Tereddüt etme, git!
Dünya galası 41. Toronto Uluslararası Film Festivali’nde yapılan Yeşim Ustaoğlu’nun yönettiği ‘Tereddüt’ adlı filmin Türkiye ilk gösterimi 53. Uluslararası Antalya Film Festivali’nde gerçekleştirildi.
Ceren Çıplak
Bana cinsel hayatını söyle sana kim olduğunu söyleyeyim... Yeşim Ustaoğlu, “Tereddüt” filminde farklı toplumsal katmanlardan iki çiftin yaşadıklarını ağırlıklı olarak cinsel hayatları üzerinden okuyor. Yaşı büyütülerek evlendirilen Elmas, her gece orta yaşlı kocası -kendi deyimiyle- üzerine abanmasın diye dua ediyor. Her gün evi silip süpüren, yatağın çarşaflarını dümdüz yapan ve gizlice sigara içen bastırılmış, sinik bir küçük kız Elmas. Bir gün kayınvalidesi ile kocasının şüpheli ölümü üzerine iyice sinen Elmas, psikiyatrist Şehnaz’ın hastası oluyor. Şehnaz da mimar sevgilisi Cem’le ilişkisini özgürce yaşayan, akşam şarabını, rakısını içen, elinde rakı kadehiyle “Ruhum isterse gezinirim, bitmeyen aşkla sevişirim, seyret bak uçurum dağından, dümdüzdür vadim” şarkısını mırıldanabilen bir kadın. Şehnaz aşkla sevişirken ya sevgilisi Cem? Sadece kendi tatminini önemseyen bencil bir sevgili Cem. Kadın ve erkeğin cinselliği algılayışındaki farklılık da var filmde. Karşındakinin bedeni üzerinden sadece kendini sevmek mi yoksa iki bedeni tek beden gibi sevmek mi sorusunu soran film yatak odasında bencil olanın günlük hayatta da öyle olduğunu gösteriyor. Peki, sadece sevmek yeter mi? Sevilmek yeter mi? “Tereddüt” filmi tereddütsüz insanın kendi değerini keşfetme süreciyle sert sevişen bir film. Bize değer vermeyen insanların yanında kalmamamızı, gitmemizi söyleyen bir film. Şehnaz da Elmas da en çok bunun ikilemini yaşıyor. Gitmeyi başaran o çemberin içinden çıkıyor. Belki de...
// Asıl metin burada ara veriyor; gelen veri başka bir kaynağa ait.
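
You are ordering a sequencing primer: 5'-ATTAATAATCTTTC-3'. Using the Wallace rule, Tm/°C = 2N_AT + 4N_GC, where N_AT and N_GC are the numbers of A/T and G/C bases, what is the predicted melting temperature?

Scanning the sequence gives T=7, C=2, G=0, A=5.
So N_AT = 12 and N_GC = 2.
Tm = 2×12 + 4×2 = 32°C

32°C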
Dünya galası 41. Toronto Uluslararası Film Festivali’nde yapılan filmin Türkiye ilk gösterimi 53. Uluslararası Antalya Film Festivali’nde gerçekleştirildi. Film, festivalin hem ulusal hem de uluslararası bölümünde yarışıyor. Film sonrası Ustaoğlu, seyircilerin sorunlarını yanıtladı. Ustaoğlu, filmde hem kadın hem de erkek dünyasının benzerliklerini ve farklılıklarını anlatmaya çalıştığını söyledi. Ustaoğlu, “Filmde bakış açısı Şehnaz. Elmas’ın hikâyesi daha yoğun ve etkileyici olmasına rağmen film Şehnaz üzerinden yürüyor çünkü onun ikilemi daha zor” dedi. Bir edebiyat öğretmeni de “Filmde yatak odası da oturma odası, misafir odası gibidir mesajı mı veriliyor?” diye sorunca Ustaoğlu “Biz kendi dünyamızla, algımızla yeni bir dünya yaratıyoruz. Siz de kendi algılarınızla bu dünyayı yeniden kurmakta serbestsiniz” dedi. “Hayat çoğu zaman çok klişe” diyen Ustaoğlu, seyirciden olumlu tepkiler alınca, “Toronto’da bana soruyorlardı, film Türkiye’de tepki alır mı diye. Bana iyi bir cevap verdiniz, teşekkür ederim” dedi.